We all need to live with impairments but our disability derives from the way society interacts with us, including the State and its institutions. Those are the main comments and I do not want to repeat everything we said. We have described in some detail the unmet need, the lack of joined-up thinking and the lack of response to a very small group of unfortunate people in this country.

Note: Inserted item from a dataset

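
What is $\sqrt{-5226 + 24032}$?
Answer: $\sqrt{18806} \approx 137.14$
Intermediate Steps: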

I thank Ms Dennehy, Ms Levin, Ms Cassidy and Ms Browne for their attendance this morning and for the evidence they have given and the challenges they have put to the committee. There was discussion on the ecosystems. I would appreciate if all that could be made available to the committee. The Irish Thalidomide Association has again put the spotlight on the primary medical certificate and the costs involved for people living in rural communities to access services in the large urban centres. Commitments given 40 or 45 years ago still have not been met. We need to follow up on the issues relating to that. We need to ensure we are giving a voice to them through our committee and we intend to do that. We will reflect on the evidence given this morning. If the witnesses want to add anything further, no matter how insignificant they may feel it is, I ask them to send it to us and we will ensure it is forwarded.

I thank our members for their dedication to the committee and their work on it. We are in a new setting now; I believe this is the first meeting of the Oireachtas Joint Committee on Disability Matters that is actually physically meeting. We look forward to further engagement with the witnesses.

The joint committee adjourned at 11.48 a.m. until 9 a.m. on Thursday, 10 February 2022.